Several years ago, I was asked in regards to Iraq… I was giving a public lecture, a question was directed at me: ”Professor we need that oil”. Okay that is the Western position, “We need that oil.”
My answer was: ”trade, don’t steal it”.
That is what the Western oil companies are there for, they have already positioned themselves.
The Libyan Oil Company was a very important state entity, which was there to serve the Libyan people. It was used to finance economic development. It is slated to be taken over and privatised, handed it over to Total, which is the French Oil company and other Western oil companies.
What I said, when I was asked that question: “if you need oil, well, you should buy it on the market. And accept the fact that the large share of oil resources [reserves] are in Muslim countries, it is more that 60 percent, and it belong the people of those countries.
They can buy it from them; they do not need to invade countries and then steal the oil from them. And that is what is happening, it happened in Iraq, and now it is happening in Libya.

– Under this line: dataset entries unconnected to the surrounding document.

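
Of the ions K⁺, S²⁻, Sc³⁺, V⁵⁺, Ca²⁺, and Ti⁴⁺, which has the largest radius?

Isoelectronic series (18 e⁻ each). Size is set by nuclear charge: more protons means a smaller ion. V⁵⁺ (Z=23), Ti⁴⁺ (Z=22), Sc³⁺ (Z=21), Ca²⁺ (Z=20), K⁺ (Z=19), S²⁻ (Z=16).

S²⁻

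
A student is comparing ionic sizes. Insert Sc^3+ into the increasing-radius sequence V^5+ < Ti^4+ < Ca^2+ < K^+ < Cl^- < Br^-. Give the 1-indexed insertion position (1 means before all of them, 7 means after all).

3

Tabulating Z and e⁻: V^5+ (Z=23, 18 e⁻), Ti^4+ (Z=22, 18 e⁻), Sc^3+ (Z=21, 18 e⁻), Ca^2+ (Z=20, 18 e⁻), K^+ (Z=19, 18 e⁻), Cl^- (Z=17, 18 e⁻), Br^- (Z=35, 36 e⁻). V^5+ < Ti^4+ (isoelectronic, higher Z=23 is smaller); Ti^4+ < Sc^3+ (isoelectronic, higher Z=22 is smaller); Sc^3+ < Ca^2+ (both 18 e⁻, Z=21>20); Ca^2+ < K^+ (isoelectronic, higher Z=20 is smaller); K^+ < Cl^- (isoelectronic, higher Z=19 is smaller); Cl^- < Br^- (same group, period 3 vs 4).
Merged order: V^5+ < Ti^4+ < Sc^3+ < Ca^2+ < K^+ < Cl^- < Br^- — Sc^3+ is number 3.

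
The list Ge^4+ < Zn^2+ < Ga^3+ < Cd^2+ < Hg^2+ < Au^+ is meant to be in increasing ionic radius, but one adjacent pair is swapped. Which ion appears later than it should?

Check each adjacent pair. Zn^2+ and Ga^3+ are reversed: Ga^3+ and Zn^2+ share 28 electrons; the higher nuclear charge on Ga (Z=31) contracts it more, so Ga^3+ < Zn^2+. No other neighbouring pair contradicts the periodic trends, so Ga^3+ is the ion listed too late.

Ga^3+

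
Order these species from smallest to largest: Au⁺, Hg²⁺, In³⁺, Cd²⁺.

Work out protons and electrons: In³⁺ has 46 e⁻ (Z=49), Cd²⁺ has 46 e⁻ (Z=48), Hg²⁺ has 78 e⁻ (Z=80), Au⁺ has 78 e⁻ (Z=79). In³⁺ < Cd²⁺ (isoelectronic, higher Z=49 is smaller); Cd²⁺ < Hg²⁺ (same group, 1 shell fewer); Hg²⁺ < Au⁺ (both 78 e⁻, Z=80>79).

In³⁺ < Cd²⁺ < Hg²⁺ < Au⁺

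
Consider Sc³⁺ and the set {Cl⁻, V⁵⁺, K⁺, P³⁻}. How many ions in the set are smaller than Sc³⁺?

Isoelectronic series (18 e⁻ each). Size is set by nuclear charge: more protons means a smaller ion. V⁵⁺ (Z=23), Sc³⁺ (Z=21), K⁺ (Z=19), Cl⁻ (Z=17), P³⁻ (Z=15).
Placing each against Sc³⁺: smaller — V⁵⁺; larger — K⁺, Cl⁻, P³⁻. Count: 1.

1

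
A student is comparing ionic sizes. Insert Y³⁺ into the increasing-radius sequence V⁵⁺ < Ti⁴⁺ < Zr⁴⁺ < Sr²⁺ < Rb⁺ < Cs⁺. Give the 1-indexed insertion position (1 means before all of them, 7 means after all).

4

V⁵⁺ has 18 e⁻ (Z=23), Ti⁴⁺ has 18 e⁻ (Z=22), Zr⁴⁺ has 36 e⁻ (Z=40), Y³⁺ has 36 e⁻ (Z=39), Sr²⁺ has 36 e⁻ (Z=38), Rb⁺ has 36 e⁻ (Z=37), Cs⁺ has 54 e⁻ (Z=55). V⁵⁺ < Ti⁴⁺ (both 18 e⁻, Z=23>22); Ti⁴⁺ < Zr⁴⁺ (same group, 1 shell fewer); Zr⁴⁺ < Y³⁺ (both 36 e⁻, Z=40>39); Y³⁺ < Sr²⁺ (isoelectronic, higher Z=39 is smaller); Sr²⁺ < Rb⁺ (isoelectronic, higher Z=38 is smaller); Rb⁺ < Cs⁺ (same group, 1 shell fewer).
With Y³⁺ included the full order is V⁵⁺ < Ti⁴⁺ < Zr⁴⁺ < Y³⁺ < Sr²⁺ < Rb⁺ < Cs⁺, so it takes position 4.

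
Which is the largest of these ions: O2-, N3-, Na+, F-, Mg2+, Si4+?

Isoelectronic series (10 e⁻ each). Size is set by nuclear charge: more protons means a smaller ion. Si4+ (Z=14), Mg2+ (Z=12), Na+ (Z=11), F- (Z=9), O2- (Z=8), N3- (Z=7).

N3-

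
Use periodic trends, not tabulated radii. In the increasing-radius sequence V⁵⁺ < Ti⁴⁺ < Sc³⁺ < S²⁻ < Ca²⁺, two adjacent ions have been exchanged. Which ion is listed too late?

The pair S²⁻, Ca²⁺ is the wrong way round — both have 18 electrons but Z(Ca)=20 > Z(S)=16, so Ca²⁺ should be the smaller of the two. All other adjacent pairs agree with periodic trends, so Ca²⁺ is the misplaced ion.

Ca²⁺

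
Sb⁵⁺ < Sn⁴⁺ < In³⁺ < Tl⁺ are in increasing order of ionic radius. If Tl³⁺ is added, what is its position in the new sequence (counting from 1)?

4

Tabulating Z and e⁻: Sb⁵⁺ (Z=51, 46 e⁻), Sn⁴⁺ (Z=50, 46 e⁻), In³⁺ (Z=49, 46 e⁻), Tl³⁺ (Z=81, 78 e⁻), Tl⁺ (Z=81, 80 e⁻). Sb⁵⁺ < Sn⁴⁺ (both 46 e⁻, Z=51>50); Sn⁴⁺ < In³⁺ (both 46 e⁻, Z=50>49); In³⁺ < Tl³⁺ (same group, period 5 vs 6); Tl³⁺ < Tl⁺ (same element, +3 vs +1).
With Tl³⁺ included the full order is Sb⁵⁺ < Sn⁴⁺ < In³⁺ < Tl³⁺ < Tl⁺, so it takes position 4.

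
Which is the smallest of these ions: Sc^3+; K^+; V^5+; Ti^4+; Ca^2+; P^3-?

Isoelectronic series (18 e⁻ each). Size is set by nuclear charge: more protons means a smaller ion. V^5+ (Z=23), Ti^4+ (Z=22), Sc^3+ (Z=21), Ca^2+ (Z=20), K^+ (Z=19), P^3- (Z=15).

V^5+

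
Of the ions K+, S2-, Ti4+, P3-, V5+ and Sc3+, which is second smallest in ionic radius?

These species are isoelectronic with 18 electrons. The only difference is the number of protons: V5+ (Z=23), Ti4+ (Z=22), Sc3+ (Z=21), K+ (Z=19), S2- (Z=16), P3- (Z=15). The strongest nuclear pull (V5+) gives the smallest ion.
So the order is V5+ < Ti4+ < Sc3+ < K+ < S2- < P3-; the 2nd-smallest ion is Ti4+.

Ti4+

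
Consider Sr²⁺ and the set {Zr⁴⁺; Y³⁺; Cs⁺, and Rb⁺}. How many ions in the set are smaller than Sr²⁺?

2

First list Z and electron count for each: Zr⁴⁺ (Z=40, 36 e⁻), Y³⁺ (Z=39, 36 e⁻), Sr²⁺ (Z=38, 36 e⁻), Rb⁺ (Z=37, 36 e⁻), Cs⁺ (Z=55, 54 e⁻). Zr⁴⁺ < Y³⁺ (both 36 e⁻, Z=40>39); Y³⁺ < Sr²⁺ (isoelectronic, higher Z=39 is smaller); Sr²⁺ < Rb⁺ (both 36 e⁻, Z=38>37); Rb⁺ < Cs⁺ (same group, period 5 vs 6).
Overall: Zr⁴⁺ < Y³⁺ < Sr²⁺ < Rb⁺ < Cs⁺. Sr²⁺ has 2 below it and 2 above. Count: 2.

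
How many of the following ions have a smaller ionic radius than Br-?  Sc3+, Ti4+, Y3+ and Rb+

Work out protons and electrons: Ti4+: 18 e⁻, Z=22, Sc3+: 18 e⁻, Z=21, Y3+: 36 e⁻, Z=39, Rb+: 36 e⁻, Z=37, Br-: 36 e⁻, Z=35. Ti4+ < Sc3+ (both 18 e⁻, Z=22>21); Sc3+ < Y3+ (same group, period 4 vs 5); Y3+ < Rb+ (isoelectronic, higher Z=39 is smaller); Rb+ < Br- (both 36 e⁻, Z=37>35).
Overall: Ti4+ < Sc3+ < Y3+ < Rb+ < Br-. Br- has 4 below it and 0 above. So 4 are smaller.

4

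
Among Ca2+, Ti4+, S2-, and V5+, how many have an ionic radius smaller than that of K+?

3

Each ion has 18 electrons. The ranking follows nuclear charge in reverse — greater Z gives a smaller radius. V5+ (Z=23), Ti4+ (Z=22), Ca2+ (Z=20), K+ (Z=19), S2- (Z=16).
Ordering all of them (including K+) by radius gives V5+ < Ti4+ < Ca2+ < K+ < S2-. So 3 are smaller.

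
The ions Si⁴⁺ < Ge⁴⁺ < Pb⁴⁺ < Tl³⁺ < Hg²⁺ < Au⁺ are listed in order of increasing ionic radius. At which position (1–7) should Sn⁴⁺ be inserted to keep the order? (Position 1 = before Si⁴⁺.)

3

Tabulating Z and e⁻: Si⁴⁺: 10 e⁻, Z=14, Ge⁴⁺: 28 e⁻, Z=32, Sn⁴⁺: 46 e⁻, Z=50, Pb⁴⁺: 78 e⁻, Z=82, Tl³⁺: 78 e⁻, Z=81, Hg²⁺: 78 e⁻, Z=80, Au⁺: 78 e⁻, Z=79. Si⁴⁺ < Ge⁴⁺ (same group, period 3 vs 4); Ge⁴⁺ < Sn⁴⁺ (same group, period 4 vs 5); Sn⁴⁺ < Pb⁴⁺ (same group, 1 shell fewer); Pb⁴⁺ < Tl³⁺ (both 78 e⁻, Z=82>81); Tl³⁺ < Hg²⁺ (isoelectronic, higher Z=81 is smaller); Hg²⁺ < Au⁺ (isoelectronic, higher Z=80 is smaller).
Merged order: Si⁴⁺ < Ge⁴⁺ < Sn⁴⁺ < Pb⁴⁺ < Tl³⁺ < Hg²⁺ < Au⁺ — Sn⁴⁺ is number 3.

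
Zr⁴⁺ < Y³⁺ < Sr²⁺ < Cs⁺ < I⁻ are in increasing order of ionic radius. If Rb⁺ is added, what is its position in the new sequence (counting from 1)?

Work out protons and electrons: Zr⁴⁺: 36 e⁻, Z=40, Y³⁺: 36 e⁻, Z=39, Sr²⁺: 36 e⁻, Z=38, Rb⁺: 36 e⁻, Z=37, Cs⁺: 54 e⁻, Z=55, I⁻: 54 e⁻, Z=53. Zr⁴⁺ < Y³⁺ (isoelectronic, higher Z=40 is smaller); Y³⁺ < Sr²⁺ (isoelectronic, higher Z=39 is smaller); Sr²⁺ < Rb⁺ (isoelectronic, higher Z=38 is smaller); Rb⁺ < Cs⁺ (same group, period 5 vs 6); Cs⁺ < I⁻ (isoelectronic, higher Z=55 is smaller).
The complete sequence is Zr⁴⁺ < Y³⁺ < Sr²⁺ < Rb⁺ < Cs⁺ < I⁻. Rb⁺ sits at position 4.

4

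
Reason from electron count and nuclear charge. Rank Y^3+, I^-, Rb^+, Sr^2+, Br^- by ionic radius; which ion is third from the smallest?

First list Z and electron count for each: Y^3+: 36 e⁻, Z=39, Sr^2+: 36 e⁻, Z=38, Rb^+: 36 e⁻, Z=37, Br^-: 36 e⁻, Z=35, I^-: 54 e⁻, Z=53. Y^3+ < Sr^2+ (both 36 e⁻, Z=39>38); Sr^2+ < Rb^+ (isoelectronic, higher Z=38 is smaller); Rb^+ < Br^- (both 36 e⁻, Z=37>35); Br^- < I^- (same group, 1 shell fewer).
Full ascending order: Y^3+ < Sr^2+ < Rb^+ < Br^- < I^-. Counting from the smallest, position 3 is Rb^+.

Rb^+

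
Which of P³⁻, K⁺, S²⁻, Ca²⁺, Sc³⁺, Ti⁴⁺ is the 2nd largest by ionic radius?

Each ion has 18 electrons. The ranking follows nuclear charge in reverse — greater Z gives a smaller radius. Ti⁴⁺ (Z=22), Sc³⁺ (Z=21), Ca²⁺ (Z=20), K⁺ (Z=19), S²⁻ (Z=16), P³⁻ (Z=15).
Full ascending order: Ti⁴⁺ < Sc³⁺ < Ca²⁺ < K⁺ < S²⁻ < P³⁻. Counting from the largest, position 2 is S²⁻.

S²⁻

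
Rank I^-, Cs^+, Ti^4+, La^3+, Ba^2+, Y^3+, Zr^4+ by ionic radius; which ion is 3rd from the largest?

Ti^4+: 18 e⁻, Z=22, Zr^4+: 36 e⁻, Z=40, Y^3+: 36 e⁻, Z=39, La^3+: 54 e⁻, Z=57, Ba^2+: 54 e⁻, Z=56, Cs^+: 54 e⁻, Z=55, I^-: 54 e⁻, Z=53. Ti^4+ < Zr^4+ (same group, period 4 vs 5); Zr^4+ < Y^3+ (isoelectronic, higher Z=40 is smaller); Y^3+ < La^3+ (same group, 1 shell fewer); La^3+ < Ba^2+ (isoelectronic, higher Z=57 is smaller); Ba^2+ < Cs^+ (both 54 e⁻, Z=56>55); Cs^+ < I^- (isoelectronic, higher Z=55 is smaller).
Ordering: Ti^4+ < Zr^4+ < Y^3+ < La^3+ < Ba^2+ < Cs^+ < I^-. The 3rd largest is Ba^2+.

Ba^2+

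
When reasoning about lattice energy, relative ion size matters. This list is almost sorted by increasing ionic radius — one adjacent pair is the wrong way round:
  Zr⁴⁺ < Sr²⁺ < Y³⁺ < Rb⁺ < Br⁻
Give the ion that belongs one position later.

Scanning neighbour by neighbour, only Sr²⁺/Y³⁺ violates a trend: they are isoelectronic (36 e⁻) and Y has more protons than Sr (39 vs 38), making Y³⁺ smaller. That makes Sr²⁺ the one sitting a position early relative to where it belongs.

Sr²⁺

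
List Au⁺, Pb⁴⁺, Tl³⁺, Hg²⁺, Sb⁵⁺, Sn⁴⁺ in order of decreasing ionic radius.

Work out protons and electrons: Sb⁵⁺ has 46 e⁻ (Z=51), Sn⁴⁺ has 46 e⁻ (Z=50), Pb⁴⁺ has 78 e⁻ (Z=82), Tl³⁺ has 78 e⁻ (Z=81), Hg²⁺ has 78 e⁻ (Z=80), Au⁺ has 78 e⁻ (Z=79). Sb⁵⁺ < Sn⁴⁺ (isoelectronic, higher Z=51 is smaller); Sn⁴⁺ < Pb⁴⁺ (same group, 1 shell fewer); Pb⁴⁺ < Tl³⁺ (both 78 e⁻, Z=82>81); Tl³⁺ < Hg²⁺ (both 78 e⁻, Z=81>80); Hg²⁺ < Au⁺ (both 78 e⁻, Z=80>79).

Au⁺ > Hg²⁺ > Tl³⁺ > Pb⁴⁺ > Sn⁴⁺ > Sb⁵⁺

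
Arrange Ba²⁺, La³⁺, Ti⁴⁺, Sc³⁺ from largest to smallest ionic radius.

Ti⁴⁺ (Z=22, 18 e⁻), Sc³⁺ (Z=21, 18 e⁻), La³⁺ (Z=57, 54 e⁻), Ba²⁺ (Z=56, 54 e⁻). Ti⁴⁺ < Sc³⁺ (both 18 e⁻, Z=22>21); Sc³⁺ < La³⁺ (same group, period 4 vs 6); La³⁺ < Ba²⁺ (both 54 e⁻, Z=57>56).

Ba²⁺ > La³⁺ > Sc³⁺ > Ti⁴⁺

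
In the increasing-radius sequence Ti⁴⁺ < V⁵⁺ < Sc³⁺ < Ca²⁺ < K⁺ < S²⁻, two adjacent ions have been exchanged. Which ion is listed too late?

V⁵⁺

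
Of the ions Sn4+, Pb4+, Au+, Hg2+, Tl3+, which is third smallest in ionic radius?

Electron counts and nuclear charges: Sn4+ (Z=50, 46 e⁻), Pb4+ (Z=82, 78 e⁻), Tl3+ (Z=81, 78 e⁻), Hg2+ (Z=80, 78 e⁻), Au+ (Z=79, 78 e⁻). Sn4+ < Pb4+ (same group, 1 shell fewer); Pb4+ < Tl3+ (isoelectronic, higher Z=82 is smaller); Tl3+ < Hg2+ (both 78 e⁻, Z=81>80); Hg2+ < Au+ (isoelectronic, higher Z=80 is smaller).
Full ascending order: Sn4+ < Pb4+ < Tl3+ < Hg2+ < Au+. Counting from the smallest, position 3 is Tl3+.

Tl3+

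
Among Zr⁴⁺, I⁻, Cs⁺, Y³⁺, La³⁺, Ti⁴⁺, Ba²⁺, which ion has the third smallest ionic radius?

Y³⁺

Ti⁴⁺: 18 e⁻, Z=22, Zr⁴⁺: 36 e⁻, Z=40, Y³⁺: 36 e⁻, Z=39, La³⁺: 54 e⁻, Z=57, Ba²⁺: 54 e⁻, Z=56, Cs⁺: 54 e⁻, Z=55, I⁻: 54 e⁻, Z=53. Ti⁴⁺ < Zr⁴⁺ (same group, 1 shell fewer); Zr⁴⁺ < Y³⁺ (both 36 e⁻, Z=40>39); Y³⁺ < La³⁺ (same group, period 5 vs 6); La³⁺ < Ba²⁺ (isoelectronic, higher Z=57 is smaller); Ba²⁺ < Cs⁺ (both 54 e⁻, Z=56>55); Cs⁺ < I⁻ (both 54 e⁻, Z=55>53).
So the order is Ti⁴⁺ < Zr⁴⁺ < Y³⁺ < La³⁺ < Ba²⁺ < Cs⁺ < I⁻; the 3rd-smallest ion is Y³⁺.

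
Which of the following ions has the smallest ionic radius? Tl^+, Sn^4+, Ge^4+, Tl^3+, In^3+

Ge^4+

Tabulating Z and e⁻: Ge^4+ (Z=32, 28 e⁻), Sn^4+ (Z=50, 46 e⁻), In^3+ (Z=49, 46 e⁻), Tl^3+ (Z=81, 78 e⁻), Tl^+ (Z=81, 80 e⁻). Ge^4+ < Sn^4+ (same group, 1 shell fewer); Sn^4+ < In^3+ (both 46 e⁻, Z=50>49); In^3+ < Tl^3+ (same group, period 5 vs 6); Tl^3+ < Tl^+ (same element, +3 vs +1).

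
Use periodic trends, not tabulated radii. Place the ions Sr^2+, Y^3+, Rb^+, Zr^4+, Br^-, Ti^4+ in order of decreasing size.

Br^- > Rb^+ > Sr^2+ > Y^3+ > Zr^4+ > Ti^4+

Electron counts and nuclear charges: Ti^4+ has 18 e⁻ (Z=22), Zr^4+ has 36 e⁻ (Z=40), Y^3+ has 36 e⁻ (Z=39), Sr^2+ has 36 e⁻ (Z=38), Rb^+ has 36 e⁻ (Z=37), Br^- has 36 e⁻ (Z=35). Ti^4+ < Zr^4+ (same group, period 4 vs 5); Zr^4+ < Y^3+ (isoelectronic, higher Z=40 is smaller); Y^3+ < Sr^2+ (both 36 e⁻, Z=39>38); Sr^2+ < Rb^+ (both 36 e⁻, Z=38>37); Rb^+ < Br^- (isoelectronic, higher Z=37 is smaller).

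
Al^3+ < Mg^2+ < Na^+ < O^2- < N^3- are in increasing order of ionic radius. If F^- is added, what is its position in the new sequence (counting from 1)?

Each ion has 10 electrons. The ranking follows nuclear charge in reverse — greater Z gives a smaller radius. Al^3+ (Z=13), Mg^2+ (Z=12), Na^+ (Z=11), F^- (Z=9), O^2- (Z=8), N^3- (Z=7).
Putting F^- in gives Al^3+ < Mg^2+ < Na^+ < F^- < O^2- < N^3-; it lands at slot 4.

4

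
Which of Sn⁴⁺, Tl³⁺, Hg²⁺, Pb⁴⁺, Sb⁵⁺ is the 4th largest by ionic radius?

Electron counts and nuclear charges: Sb⁵⁺ has 46 e⁻ (Z=51), Sn⁴⁺ has 46 e⁻ (Z=50), Pb⁴⁺ has 78 e⁻ (Z=82), Tl³⁺ has 78 e⁻ (Z=81), Hg²⁺ has 78 e⁻ (Z=80). Sb⁵⁺ < Sn⁴⁺ (both 46 e⁻, Z=51>50); Sn⁴⁺ < Pb⁴⁺ (same group, period 5 vs 6); Pb⁴⁺ < Tl³⁺ (isoelectronic, higher Z=82 is smaller); Tl³⁺ < Hg²⁺ (isoelectronic, higher Z=81 is smaller).
That gives Sb⁵⁺ < Sn⁴⁺ < Pb⁴⁺ < Tl³⁺ < Hg²⁺. From the largest end, number 4 is Sn⁴⁺.

Sn⁴⁺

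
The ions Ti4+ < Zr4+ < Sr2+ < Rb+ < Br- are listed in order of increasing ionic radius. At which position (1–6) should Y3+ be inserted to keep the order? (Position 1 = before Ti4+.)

3

Electron counts and nuclear charges: Ti4+ has 18 e⁻ (Z=22), Zr4+ has 36 e⁻ (Z=40), Y3+ has 36 e⁻ (Z=39), Sr2+ has 36 e⁻ (Z=38), Rb+ has 36 e⁻ (Z=37), Br- has 36 e⁻ (Z=35). Ti4+ < Zr4+ (same group, 1 shell fewer); Zr4+ < Y3+ (both 36 e⁻, Z=40>39); Y3+ < Sr2+ (isoelectronic, higher Z=39 is smaller); Sr2+ < Rb+ (both 36 e⁻, Z=38>37); Rb+ < Br- (isoelectronic, higher Z=37 is smaller).
Putting Y3+ in gives Ti4+ < Zr4+ < Y3+ < Sr2+ < Rb+ < Br-; it lands at slot 3.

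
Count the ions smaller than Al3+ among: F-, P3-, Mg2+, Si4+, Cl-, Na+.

1

Tabulating Z and e⁻: Si4+ (Z=14, 10 e⁻), Al3+ (Z=13, 10 e⁻), Mg2+ (Z=12, 10 e⁻), Na+ (Z=11, 10 e⁻), F- (Z=9, 10 e⁻), Cl- (Z=17, 18 e⁻), P3- (Z=15, 18 e⁻). Si4+ < Al3+ (isoelectronic, higher Z=14 is smaller); Al3+ < Mg2+ (both 10 e⁻, Z=13>12); Mg2+ < Na+ (isoelectronic, higher Z=12 is smaller); Na+ < F- (both 10 e⁻, Z=11>9); F- < Cl- (same group, period 2 vs 3); Cl- < P3- (both 18 e⁻, Z=17>15).
Overall: Si4+ < Al3+ < Mg2+ < Na+ < F- < Cl- < P3-. Al3+ has 1 below it and 5 above. That's 1.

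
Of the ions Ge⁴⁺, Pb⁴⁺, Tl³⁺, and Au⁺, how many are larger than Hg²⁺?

Electron counts and nuclear charges: Ge⁴⁺: 28 e⁻, Z=32, Pb⁴⁺: 78 e⁻, Z=82, Tl³⁺: 78 e⁻, Z=81, Hg²⁺: 78 e⁻, Z=80, Au⁺: 78 e⁻, Z=79. Ge⁴⁺ < Pb⁴⁺ (same group, period 4 vs 6); Pb⁴⁺ < Tl³⁺ (isoelectronic, higher Z=82 is smaller); Tl³⁺ < Hg²⁺ (both 78 e⁻, Z=81>80); Hg²⁺ < Au⁺ (isoelectronic, higher Z=80 is smaller).
Placing each against Hg²⁺: smaller — Ge⁴⁺, Pb⁴⁺, Tl³⁺; larger — Au⁺. So 1 is larger.

1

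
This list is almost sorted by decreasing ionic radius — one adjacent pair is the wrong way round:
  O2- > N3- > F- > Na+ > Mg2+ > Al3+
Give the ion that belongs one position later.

Scanning neighbour by neighbour, only O2-/N3- violates a trend: both have 10 electrons but Z(O)=8 > Z(N)=7, so O2- should be the smaller of the two. That makes O2- the one sitting a position early relative to where it belongs.

O2-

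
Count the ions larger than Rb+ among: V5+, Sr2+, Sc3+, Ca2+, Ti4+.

V5+ has 18 e⁻ (Z=23), Ti4+ has 18 e⁻ (Z=22), Sc3+ has 18 e⁻ (Z=21), Ca2+ has 18 e⁻ (Z=20), Sr2+ has 36 e⁻ (Z=38), Rb+ has 36 e⁻ (Z=37). V5+ < Ti4+ (both 18 e⁻, Z=23>22); Ti4+ < Sc3+ (isoelectronic, higher Z=22 is smaller); Sc3+ < Ca2+ (both 18 e⁻, Z=21>20); Ca2+ < Sr2+ (same group, period 4 vs 5); Sr2+ < Rb+ (both 36 e⁻, Z=38>37).
Relative to Rb+, the ions that are larger are none. That's 0.

0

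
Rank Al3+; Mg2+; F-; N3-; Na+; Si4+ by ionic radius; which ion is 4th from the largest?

Mg2+

Isoelectronic series (10 e⁻ each). Size is set by nuclear charge: more protons means a smaller ion. Si4+ (Z=14), Al3+ (Z=13), Mg2+ (Z=12), Na+ (Z=11), F- (Z=9), N3- (Z=7).
So the order is Si4+ < Al3+ < Mg2+ < Na+ < F- < N3-; the 4th-largest ion is Mg2+.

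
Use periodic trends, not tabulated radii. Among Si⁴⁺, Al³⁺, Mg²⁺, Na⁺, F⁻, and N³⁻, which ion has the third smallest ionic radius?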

While the U.S. sends Marines and ships toward Libya, the rest of the world will be watching closely for a repeat of all too familiar history. Despite concerns, though, it’s doubtful that the U.S. will want any stake in Libya’s natural resources because the political damage would be far worse than any economic gain. The United States wants Libya to be a strong, democratic presence in the region — and the first real success story out of the Arab Spring — and it would be foolish to throw progress away for the sake of an energy resource.